Je pense aussi à Homme requin de Sossa-Dede et Grande coiffe en plume, anonyme Dakota, qui permettent à Christine Ferrari-Breeur et Marie Malaurie-Vignal d’étudier les problématiques de la restitution des œuvres volées lors de la colonisation ou de l’appropriation culturelle. La cueillette des pois, de Camille Pissarro et Carrefour à Sannois, de Maurice Utrillo permettent à Laurence Mauger-Vielpeau et Gérard Sousi d’aborder la restitution des tableaux volés par l’occupant nazi. L’Agnus Dei de Francisco de Zurbaràn amène, lui, Yolanda Bergel Sainz de Baranda à scruter la législation espagnole sur l’exportation d’œuvres d’art faisant partie du patrimoine national. La Grande Vague de Kanagawa, d’Hokusai conduit Blanche Sousi à s’interroger sur la légitimité et la régulation des NFT (jetons informatiques non fongibles authentifiés par le mécanisme de la blockchain et reproduisant une œuvre d’art).

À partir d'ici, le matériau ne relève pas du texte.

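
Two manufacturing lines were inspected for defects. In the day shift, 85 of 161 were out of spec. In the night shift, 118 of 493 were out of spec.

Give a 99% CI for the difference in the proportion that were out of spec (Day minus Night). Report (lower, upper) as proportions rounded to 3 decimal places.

(0.176, 0.401)

p̂₁ = 85/161 = 0.5280 and p̂₂ = 118/493 = 0.2394.
SE₁ = √(p̂₁(1−p̂₁)/n₁) = √(0.5280·0.4720/161) = 0.03934; SE₂ = √(0.2394·0.7606/493) = 0.01922.
Independent samples: SE of the difference = √(SE₁² + SE₂²) = √(0.0015476356 + 0.0003694084) = 0.04378.
z* for 99% confidence is 2.576, so the margin of error is 2.576 × 0.04378 = 0.11278.
Point estimate p̂₁ − p̂₂ = 0.5280 − 0.2394 = 0.2886.
0.2886 ± 0.11278 → (0.176, 0.401).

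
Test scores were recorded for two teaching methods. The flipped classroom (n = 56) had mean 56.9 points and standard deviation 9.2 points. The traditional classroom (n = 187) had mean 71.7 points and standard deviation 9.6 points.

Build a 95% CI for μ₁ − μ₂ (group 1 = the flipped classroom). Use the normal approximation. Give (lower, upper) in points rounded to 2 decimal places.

SE₁ = s₁/√n₁ = 9.2/√56 = 1.2294; SE₂ = 9.6/√187 = 0.7020.
Independent samples, unequal variances: SE_diff = √(SE₁² + SE₂²) = √(1.51142436 + 0.492804) = 1.4157.
z* = 1.960, so margin of error = 1.960 × 1.4157 = 2.7748.
Difference in means = 56.9 − 71.7 = -14.8000.
-14.8000 ± 2.7748 → (-17.57, -12.03).

(-17.57, -12.03)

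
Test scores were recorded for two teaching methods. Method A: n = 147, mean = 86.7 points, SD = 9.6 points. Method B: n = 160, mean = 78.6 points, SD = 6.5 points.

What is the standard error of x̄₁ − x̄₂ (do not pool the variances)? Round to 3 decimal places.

0.944

Per-group SEs: s₁/√n₁ = 9.6/√147 = 0.7918, s₂/√n₂ = 6.5/√160 = 0.5139.
Unpooled SE of the difference: √(0.62694724 + 0.26409321) = 0.9439.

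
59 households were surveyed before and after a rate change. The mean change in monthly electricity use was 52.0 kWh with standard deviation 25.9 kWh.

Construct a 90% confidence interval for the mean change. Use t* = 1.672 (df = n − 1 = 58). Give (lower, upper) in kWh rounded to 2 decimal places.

Paired design: SE = s_d/√n = 25.9/√59 = 3.3719.
t* = 1.672; margin of error = 1.672 × 3.3719 = 5.6378.
52.0 ± 5.6378 → (46.36, 57.64).

(46.36, 57.64)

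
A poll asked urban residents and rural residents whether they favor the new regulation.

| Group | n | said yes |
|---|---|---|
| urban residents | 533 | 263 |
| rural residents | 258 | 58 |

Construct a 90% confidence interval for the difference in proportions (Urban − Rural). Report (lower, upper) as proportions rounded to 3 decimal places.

p̂₁ = 263/533 = 0.4934 and p̂₂ = 58/258 = 0.2248.
SE₁ = √(p̂₁(1−p̂₁)/n₁) = √(0.4934·0.5066/533) = 0.02166; SE₂ = √(0.2248·0.7752/258) = 0.02599.
Independent samples: SE of the difference = √(SE₁² + SE₂²) = √(0.0004691556 + 0.0006754801) = 0.03383.
z* for 90% confidence is 1.645, so the margin of error is 1.645 × 0.03383 = 0.05565.
Point estimate p̂₁ − p̂₂ = 0.4934 − 0.2248 = 0.2686.
0.2686 ± 0.05565 → (0.213, 0.324).

(0.213, 0.324)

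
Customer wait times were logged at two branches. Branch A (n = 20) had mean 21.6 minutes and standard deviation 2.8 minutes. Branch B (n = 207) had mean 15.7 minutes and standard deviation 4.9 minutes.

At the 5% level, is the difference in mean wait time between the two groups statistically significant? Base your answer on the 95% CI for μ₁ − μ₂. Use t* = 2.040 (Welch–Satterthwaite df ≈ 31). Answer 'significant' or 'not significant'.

significant

Per-group SEs: s₁/√n₁ = 2.8/√20 = 0.6261, s₂/√n₂ = 4.9/√207 = 0.3406.
Unpooled SE of the difference: √(0.39200121 + 0.11600836) = 0.7127.
Margin of error = t* · SE = 2.040 × 0.7127 = 1.4539.
x̄₁ − x̄₂ = 21.6 − 15.7 = 5.9000.
CI: 5.9000 ± 1.4539 = (4.4461, 7.3539).
The interval (4.4461, 7.3539) does not contain 0, so the difference is significant.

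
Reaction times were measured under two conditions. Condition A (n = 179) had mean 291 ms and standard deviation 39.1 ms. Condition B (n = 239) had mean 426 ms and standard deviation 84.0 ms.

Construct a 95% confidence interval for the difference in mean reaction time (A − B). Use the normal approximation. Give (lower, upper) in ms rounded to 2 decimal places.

(-147.09, -122.91)

SE₁ = s₁/√n₁ = 39.1/√179 = 2.9225; SE₂ = 84.0/√239 = 5.4335.
Independent samples, unequal variances: SE_diff = √(SE₁² + SE₂²) = √(8.54100625 + 29.52292225) = 6.1696.
z* = 1.960, so margin of error = 1.960 × 6.1696 = 12.0924.
Difference in means = 291 − 426 = -135.0000.
-135.0000 ± 12.0924 → (-147.09, -122.91).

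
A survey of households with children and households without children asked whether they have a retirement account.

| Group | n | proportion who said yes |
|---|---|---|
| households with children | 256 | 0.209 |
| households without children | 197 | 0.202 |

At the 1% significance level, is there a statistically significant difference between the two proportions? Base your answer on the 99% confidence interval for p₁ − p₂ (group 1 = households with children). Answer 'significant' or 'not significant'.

not significant

Each SE is √(p̂(1−p̂)/n): √(0.2090·0.7910/256) = 0.02541 and √(0.2020·0.7980/197) = 0.02861.
SE(p̂₁ − p̂₂) = √(SE₁² + SE₂²) = √(0.0006456681 + 0.0008185321) = 0.03826, since the two samples are independent.
At 99% confidence z* = 2.576; margin = 2.576 × 0.03826 = 0.09856.
The difference is 0.2090 − 0.2020 = 0.0070, so the interval is 0.0070 ± 0.09856 = (-0.09156, 0.10556).
The interval (-0.09156, 0.10556) contains 0, so the difference is not significant.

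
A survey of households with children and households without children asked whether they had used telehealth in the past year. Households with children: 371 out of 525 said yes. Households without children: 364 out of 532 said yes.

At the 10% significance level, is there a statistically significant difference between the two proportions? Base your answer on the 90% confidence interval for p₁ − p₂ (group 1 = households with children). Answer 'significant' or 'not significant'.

First, p̂₁ = 371/525 = 0.7067; p̂₂ = 364/532 = 0.6842.
The two standard errors are √(0.7067×0.2933/525) = 0.01987 and √(0.6842×0.3158/532) = 0.02015.
Because the samples are independent, SE_diff = √(0.01987² + 0.02015²) = 0.02830.
Using z* = 1.645 for 90%, ME = 1.645 × 0.02830 = 0.04655.
p̂₁ − p̂₂ = 0.0225; interval 0.0225 ± 0.04655 gives (-0.02405, 0.06905).
The interval (-0.02405, 0.06905) contains 0, so the difference is not significant.

not significant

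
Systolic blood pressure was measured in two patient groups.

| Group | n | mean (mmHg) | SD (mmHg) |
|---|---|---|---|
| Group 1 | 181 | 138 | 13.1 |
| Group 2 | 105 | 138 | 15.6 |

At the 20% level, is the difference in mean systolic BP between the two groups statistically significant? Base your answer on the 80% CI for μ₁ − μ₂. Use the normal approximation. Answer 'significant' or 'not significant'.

not significant

Per-group SEs: s₁/√n₁ = 13.1/√181 = 0.9737, s₂/√n₂ = 15.6/√105 = 1.5224.
Unpooled SE of the difference: √(0.94809169 + 2.31770176) = 1.8072.
Margin of error = z* · SE = 1.282 × 1.8072 = 2.3168.
x̄₁ − x̄₂ = 138 − 138 = 0.0000.
CI: 0.0000 ± 2.3168 = (-2.3168, 2.3168).
The interval (-2.3168, 2.3168) contains 0, so the difference is not significant.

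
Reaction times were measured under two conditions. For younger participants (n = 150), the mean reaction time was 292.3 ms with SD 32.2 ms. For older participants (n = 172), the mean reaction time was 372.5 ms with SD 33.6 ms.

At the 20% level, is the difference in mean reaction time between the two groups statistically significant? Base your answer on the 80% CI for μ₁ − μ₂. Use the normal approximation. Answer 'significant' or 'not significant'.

Standard errors of each mean: 32.2/√150 = 2.6291 and 33.6/√172 = 2.5620.
SE(x̄₁ − x̄₂) = √(2.6291² + 2.5620²) = 3.6710 for independent samples with unequal variances.
With z* = 1.282, the margin is 1.282 × 3.6710 = 4.7062.
x̄₁ − x̄₂ = 292.3 − 372.5 = -80.2000; the interval is -80.2000 ± 4.7062 = (-84.9062, -75.4938).
The interval (-84.9062, -75.4938) does not contain 0, so the difference is significant.

significant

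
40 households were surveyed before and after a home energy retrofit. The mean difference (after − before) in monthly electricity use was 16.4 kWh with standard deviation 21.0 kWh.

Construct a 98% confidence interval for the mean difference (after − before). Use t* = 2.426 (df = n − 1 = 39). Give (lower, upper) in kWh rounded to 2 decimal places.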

Je m’arrêterai là, tout en précisant qu’un certain nombre de contributions ont un rapport plus distendu avec le droit, ce qui ne les rend évidemment pas sans intérêt. Parmi celles-ci, Dans l’arbre, d’Alexandre Hollan, qui permet à Xavier Thunis de disserter brillamment sur la notion de regard et notamment sur les approches nécessairement différentes du peintre et du juriste sous cet angle de vue.

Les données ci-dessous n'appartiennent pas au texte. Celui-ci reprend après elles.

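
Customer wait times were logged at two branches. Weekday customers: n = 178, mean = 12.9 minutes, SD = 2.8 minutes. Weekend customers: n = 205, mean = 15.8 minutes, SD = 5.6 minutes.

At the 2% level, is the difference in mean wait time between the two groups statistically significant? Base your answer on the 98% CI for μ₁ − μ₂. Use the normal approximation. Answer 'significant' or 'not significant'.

significant

Standard errors of each mean: 2.8/√178 = 0.2099 and 5.6/√205 = 0.3911.
SE(x̄₁ − x̄₂) = √(0.2099² + 0.3911²) = 0.4439 for independent samples with unequal variances.
With z* = 2.326, the margin is 2.326 × 0.4439 = 1.0325.
x̄₁ − x̄₂ = 12.9 − 15.8 = -2.9000; the interval is -2.9000 ± 1.0325 = (-3.9325, -1.8675).
The interval (-3.9325, -1.8675) does not contain 0, so the difference is significant.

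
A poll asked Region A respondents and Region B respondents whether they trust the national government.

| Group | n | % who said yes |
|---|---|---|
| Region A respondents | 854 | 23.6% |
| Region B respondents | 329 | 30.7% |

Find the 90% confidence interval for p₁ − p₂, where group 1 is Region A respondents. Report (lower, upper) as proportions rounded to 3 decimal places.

(-0.119, -0.023)

Each SE is √(p̂(1−p̂)/n): √(0.2360·0.7640/854) = 0.01453 and √(0.3070·0.6930/329) = 0.02543.
SE(p̂₁ − p̂₂) = √(SE₁² + SE₂²) = √(0.0002111209 + 0.0006466849) = 0.02929, since the two samples are independent.
At 90% confidence z* = 1.645; margin = 1.645 × 0.02929 = 0.04818.
The difference is 0.2360 − 0.3070 = -0.0710, so the interval is -0.0710 ± 0.04818 = (-0.119, -0.023).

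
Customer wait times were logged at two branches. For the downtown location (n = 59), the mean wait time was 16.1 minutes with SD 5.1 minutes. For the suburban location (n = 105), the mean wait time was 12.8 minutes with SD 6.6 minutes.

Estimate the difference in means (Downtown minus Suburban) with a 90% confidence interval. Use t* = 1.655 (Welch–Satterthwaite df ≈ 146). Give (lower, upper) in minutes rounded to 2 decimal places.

(1.77, 4.83)

Per-group SEs: s₁/√n₁ = 5.1/√59 = 0.6640, s₂/√n₂ = 6.6/√105 = 0.6441.
Unpooled SE of the difference: √(0.440896 + 0.41486481) = 0.9251.
Margin of error = t* · SE = 1.655 × 0.9251 = 1.5310.
x̄₁ − x̄₂ = 16.1 − 12.8 = 3.3000.
CI: 3.3000 ± 1.5310 = (1.77, 4.83).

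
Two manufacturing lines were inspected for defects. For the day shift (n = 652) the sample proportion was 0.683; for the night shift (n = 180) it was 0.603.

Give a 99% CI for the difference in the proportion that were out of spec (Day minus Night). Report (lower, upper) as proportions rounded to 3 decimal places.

(-0.025, 0.185)

SE₁ = √(p̂₁(1−p̂₁)/n₁) = √(0.6830·0.3170/652) = 0.01822; SE₂ = √(0.6030·0.3970/180) = 0.03647.
Independent samples: SE of the difference = √(SE₁² + SE₂²) = √(0.0003319684 + 0.0013300609) = 0.04077.
z* for 99% confidence is 2.576, so the margin of error is 2.576 × 0.04077 = 0.10502.
Point estimate p̂₁ − p̂₂ = 0.6830 − 0.6030 = 0.0800.
0.0800 ± 0.10502 → (-0.025, 0.185).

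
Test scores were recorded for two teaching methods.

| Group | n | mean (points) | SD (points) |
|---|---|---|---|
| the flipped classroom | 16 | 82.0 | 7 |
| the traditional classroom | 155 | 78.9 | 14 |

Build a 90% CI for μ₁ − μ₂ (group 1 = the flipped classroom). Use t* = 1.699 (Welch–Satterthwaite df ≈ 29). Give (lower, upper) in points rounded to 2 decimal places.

(-0.43, 6.63)

SE₁ = s₁/√n₁ = 7/√16 = 1.7500; SE₂ = 14/√155 = 1.1245.
Independent samples, unequal variances: SE_diff = √(SE₁² + SE₂²) = √(3.0625 + 1.26450025) = 2.0801.
t* = 1.699, so margin of error = 1.699 × 2.0801 = 3.5341.
Difference in means = 82.0 − 78.9 = 3.1000.
3.1000 ± 3.5341 → (-0.43, 6.63).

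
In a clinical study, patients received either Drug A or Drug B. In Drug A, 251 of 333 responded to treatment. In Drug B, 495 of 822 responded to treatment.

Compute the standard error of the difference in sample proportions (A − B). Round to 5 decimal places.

0.02913

p̂₁ = 251/333 = 0.7538 and p̂₂ = 495/822 = 0.6022.
SE₁ = √(p̂₁(1−p̂₁)/n₁) = √(0.7538·0.2462/333) = 0.02361; SE₂ = √(0.6022·0.3978/822) = 0.01707.
Independent samples: SE of the difference = √(SE₁² + SE₂²) = √(0.0005574321 + 0.0002913849) = 0.02913.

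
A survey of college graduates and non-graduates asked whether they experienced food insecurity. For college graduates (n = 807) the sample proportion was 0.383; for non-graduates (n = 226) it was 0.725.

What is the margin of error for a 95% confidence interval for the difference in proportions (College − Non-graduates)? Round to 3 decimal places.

0.067

The two standard errors are √(0.3830×0.6170/807) = 0.01711 and √(0.7250×0.2750/226) = 0.02970.
Because the samples are independent, SE_diff = √(0.01711² + 0.02970²) = 0.03428.
Using z* = 1.960 for 95%, ME = 1.960 × 0.03428 = 0.06719.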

Carbonnier a admirablement montré que le droit est discontinu et que cette discontinuité, qui contredit un postulat du « droit dogmatique » en vertu duquel « la règle juridique est un soleil qui ne se couche jamais » est liée à l’alternance du jour et de la nuit. Il est vrai que le confinement imposé par le droit d’exception qui fut un temps adopté pour lutter contre l’épidémie de Covid-19 a pu contrarier la succession de ces deux périodes de la journée. Mais cela n’affecte pas le constat général : « Le droit est diurne, et la nuit n’est plus pour lui qu’un vide qu’il abandonne, ou un inconnu qu’il redoute ». Or, si la lumière est providentielle, si « le progrès technique, en fournissant à l’homme de nouveaux moyens d’éclairage, individuels ou collectifs, lui donne de plus en plus l’impression de faire reculer les ténèbres », le Doyen n’y voit que des « peines perdues » car « la nuit, dans son épaisseur essentielle, demeure inentamée ». La fée électricité ne bouleverse pas la discontinuité du droit. Thémis, épouse de Zeus, a beau avoir les yeux bandés, elle distingue parfaitement le jour de la nuit (Charles-Édouard Bucher, à propos de La Fée électricité, de Raoul Dufy).